Natural Language Processing – Project – Spring 2007
Initial Project Guidelines
- Need
to apply NLP techniques to a corpora.
- Goals
of the exercise must be clearly specified
- The
text to be analyzed can be obtained from any (legal) source.
- Email,
IM, web pages, on-line text are all fair play.
- All
projects will be individual projects.
- You
can choose whatever technology you are comfortable with: .Net, Java, Perl,
Lisp, Prolog, Python.
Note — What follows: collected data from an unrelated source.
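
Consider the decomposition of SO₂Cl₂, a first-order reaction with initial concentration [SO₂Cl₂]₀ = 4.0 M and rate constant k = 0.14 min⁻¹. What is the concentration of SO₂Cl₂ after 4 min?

2.285 M

Step 1: For a first-order reaction: [SO₂Cl₂] = [SO₂Cl₂]₀ × e^(-kt)
Step 2: [SO₂Cl₂] = 4.0 × e^(-0.14 × 4)
Step 3: [SO₂Cl₂] = 4.0 × e^(-0.56)
Step 4: [SO₂Cl₂] = 4.0 × 0.571209 = 2.285 M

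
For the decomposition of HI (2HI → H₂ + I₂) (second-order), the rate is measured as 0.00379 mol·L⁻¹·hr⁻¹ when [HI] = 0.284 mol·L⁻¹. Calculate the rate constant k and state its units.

0.04699 (mol·L⁻¹)⁻¹·hr⁻¹

Step 1: rate = k[HI]^2, so k = rate / [HI]^2.
Step 2: k = 0.00379 / (0.284)^2 = 0.00379 / 0.08066.
Step 3: k = 0.04699 (mol·L⁻¹)⁻¹·hr⁻¹.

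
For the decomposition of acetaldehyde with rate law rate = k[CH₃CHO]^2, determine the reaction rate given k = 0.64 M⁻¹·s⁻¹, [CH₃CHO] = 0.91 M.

0.53 M/s

Step 1: Identify the rate law: rate = k[CH₃CHO]^2
Step 2: Substitute values: rate = 0.64 × (0.91)^2
Step 3: Calculate: rate = 0.64 × 0.8281 = 0.529984 M/s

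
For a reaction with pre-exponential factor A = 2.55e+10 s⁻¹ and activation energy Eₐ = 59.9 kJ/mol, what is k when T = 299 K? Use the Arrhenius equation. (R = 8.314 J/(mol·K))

8.75e-01 s⁻¹

Step 1: Use the Arrhenius equation: k = A × exp(-Eₐ/RT)
Step 2: Convert Eₐ to J/mol: 59.9 kJ/mol = 59900 J/mol
Step 3: Calculate the exponent: -Eₐ/(RT) = -59900/(8.314 × 299) = -24.09604
Step 4: k = 2.55e+10 × exp(-24.09604)
Step 5: k = 2.55e+10 × 3.42944e-11 = 8.7451e-01 s⁻¹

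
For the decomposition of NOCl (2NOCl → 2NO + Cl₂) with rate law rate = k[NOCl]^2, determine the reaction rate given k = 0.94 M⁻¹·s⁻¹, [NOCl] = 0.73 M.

0.5009 M/s

Step 1: Identify the rate law: rate = k[NOCl]^2
Step 2: Substitute values: rate = 0.94 × (0.73)^2
Step 3: Calculate: rate = 0.94 × 0.5329 = 0.500926 M/s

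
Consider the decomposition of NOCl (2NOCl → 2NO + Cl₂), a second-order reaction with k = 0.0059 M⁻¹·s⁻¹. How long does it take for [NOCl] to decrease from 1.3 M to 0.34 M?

368.1 s

Step 1: For second-order: t = (1/[NOCl] - 1/[NOCl]₀)/k
Step 2: t = (1/0.34 - 1/1.3)/0.0059
Step 3: t = (2.941 - 0.7692)/0.0059
Step 4: t = 2.172/0.0059 = 368.1 s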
You need to get approval
from me on what you are going to be using though.
Sample topics:
- Analyzing
on-line news stories to determine what is the top topic of the day.
- Synthesizing
a news paper based on user interests
- Extracting
clinical concepts from medical dictation.
- Identifying
appropriate technical report that matches user interest.
- Analyzing
IM to identify major topics discussed.
- Analyzing
press releases to determine what the press release is about
- Analyzing
spam email and identifying it as spam.
Timeline:
- Need
to identify project area by Feb 15, 2007. Submit a half a page proposal on
what you plan to do.
- Develop
a plan of action and get my concurrence by Feb 28, 2007. The plan should
at a minimum include progress milestones that are bi-weekly.
- Every
two weeks submit a half a page progress report.
- First
demo of the system right after spring break.
- Final
demo of the system at the end of the semester.